Since our goal was to use these vectors for nearest neighbour search, I chose to save them in a Facebook AI Similarity Search (FAISS) Index. This is a data structure that allows fast and precise similarity searches. After saving all the ID vectors to this Index, we can query this database with new ID vectors and receive the list of the K nearest neighbours for each query.
We needed to rerank the outputs of the identification models as the model uses only the visual information to compare to other frogs (e.g. it might rank two similar-looking frogs with widely different actual sizes or that belong to different locations). A straightforward solution to this problem was to start using some of the measurements the rangers take (SVL (mm)– Snout to Vent Length, Weight (g)– Weight of the frog, Capture photo code– Special frog encoding based on joints as features).

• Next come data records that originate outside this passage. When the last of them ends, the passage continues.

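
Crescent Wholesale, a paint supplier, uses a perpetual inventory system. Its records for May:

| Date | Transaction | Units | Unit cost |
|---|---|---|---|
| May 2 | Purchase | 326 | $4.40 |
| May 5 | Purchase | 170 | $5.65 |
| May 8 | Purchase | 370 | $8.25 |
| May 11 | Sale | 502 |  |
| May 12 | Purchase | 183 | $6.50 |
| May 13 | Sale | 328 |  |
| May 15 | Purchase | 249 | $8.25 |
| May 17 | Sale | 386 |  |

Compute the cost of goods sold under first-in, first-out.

May 11, 502 sold [FIFO — oldest first]: 326 @ $4.40 + 170 @ $5.65 + 6 @ $8.25 = $2,444.40
May 13, 328 sold [FIFO — oldest first]: 328 @ $8.25 = $2,706.00
May 17, 386 sold [FIFO — oldest first]: 36 @ $8.25 + 183 @ $6.50 + 167 @ $8.25 = $2,864.25
Total COGS = $2,444.40 + $2,706.00 + $2,864.25 = $8,014.65
Ending inventory: 82 @ $8.25 = $676.50
Check: goods available $8,691.15 = COGS $8,014.65 + ending $676.50

COGS = $8,014.65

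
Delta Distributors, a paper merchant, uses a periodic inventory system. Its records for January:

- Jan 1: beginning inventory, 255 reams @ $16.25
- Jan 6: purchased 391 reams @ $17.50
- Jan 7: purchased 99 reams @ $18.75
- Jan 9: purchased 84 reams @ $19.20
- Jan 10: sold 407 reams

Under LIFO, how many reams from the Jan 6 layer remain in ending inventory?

Jan 10, 407 sold [LIFO — newest first]: 84 @ $19.20 + 99 @ $18.75 + 224 @ $17.50 = $7,389.05
Ending inventory: 255 @ $16.25 + 167 @ $17.50 = $7,066.25

167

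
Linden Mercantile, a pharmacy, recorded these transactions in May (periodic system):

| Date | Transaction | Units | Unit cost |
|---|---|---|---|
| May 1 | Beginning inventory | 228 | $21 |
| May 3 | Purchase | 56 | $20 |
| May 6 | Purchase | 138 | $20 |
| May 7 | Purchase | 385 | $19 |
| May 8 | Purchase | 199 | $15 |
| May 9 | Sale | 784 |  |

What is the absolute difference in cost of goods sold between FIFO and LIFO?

$1,240

FIFO COGS: 228 @ $21 + 56 @ $20 + 138 @ $20 + 362 @ $19 = $15,546
LIFO COGS: 199 @ $15 + 385 @ $19 + 138 @ $20 + 56 @ $20 + 6 @ $21 = $14,306
Difference = |$15,546 − $14,306| = $1,240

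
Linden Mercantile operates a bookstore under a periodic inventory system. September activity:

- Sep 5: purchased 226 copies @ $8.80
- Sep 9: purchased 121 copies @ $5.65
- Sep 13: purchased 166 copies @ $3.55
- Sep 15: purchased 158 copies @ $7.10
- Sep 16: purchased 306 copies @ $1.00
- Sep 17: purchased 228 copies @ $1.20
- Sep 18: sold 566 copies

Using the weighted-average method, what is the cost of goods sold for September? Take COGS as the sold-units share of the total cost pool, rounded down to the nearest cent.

Sep 18, sell 566: 566/1205 × $4,963.15 → $2,331.23
Ending inventory (cost pool remaining) = $2,631.92
Check: goods available $4,963.15 = COGS $2,331.23 + ending $2,631.92

COGS = $2,331.23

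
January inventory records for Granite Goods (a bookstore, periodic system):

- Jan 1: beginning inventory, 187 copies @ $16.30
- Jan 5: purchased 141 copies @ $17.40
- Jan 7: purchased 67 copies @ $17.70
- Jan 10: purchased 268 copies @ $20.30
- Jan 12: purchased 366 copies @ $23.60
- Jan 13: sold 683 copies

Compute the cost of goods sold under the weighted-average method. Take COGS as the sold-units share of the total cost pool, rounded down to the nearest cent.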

To rerank the nearest neighbour results, we decided to use a StandardScaler from the package scikit-learn to model the mean and variance of the features SVL and Weight. Then, at query time, we use the same scaler to transform both the query and the nearest neighbours’ features to have zero mean and unit variance. We then calculate the L2 normed difference between the query and nearest neighbour statistics. Because we rescaled the features to have zero mean and unit variance, the SVL and Weight features have the same weight even though they were originally in completely different scales (SVL being in the 20s and Weight close to 0).
We also made a simple edit distance between the Capture photo code column values of the query and the nearest neighbour samples. This feature looks like a binary number with four digits- e.g. “1100”, “1010”, “0011”. These digits represent the marks on a frog’s joints, and were the de facto method of comparing frogs before we produced our solution. Our distance increases as the coding differs between the two photos. We add this distance to the difference we calculated from the other features.
After calculating the difference along these features, we re-sort the nearest neighbour results according to this difference in ascending order to show the closest results first. This means that the first results will not just be visually similar to the query frogs, but also with similar SVL, Weight, and Capture photo code.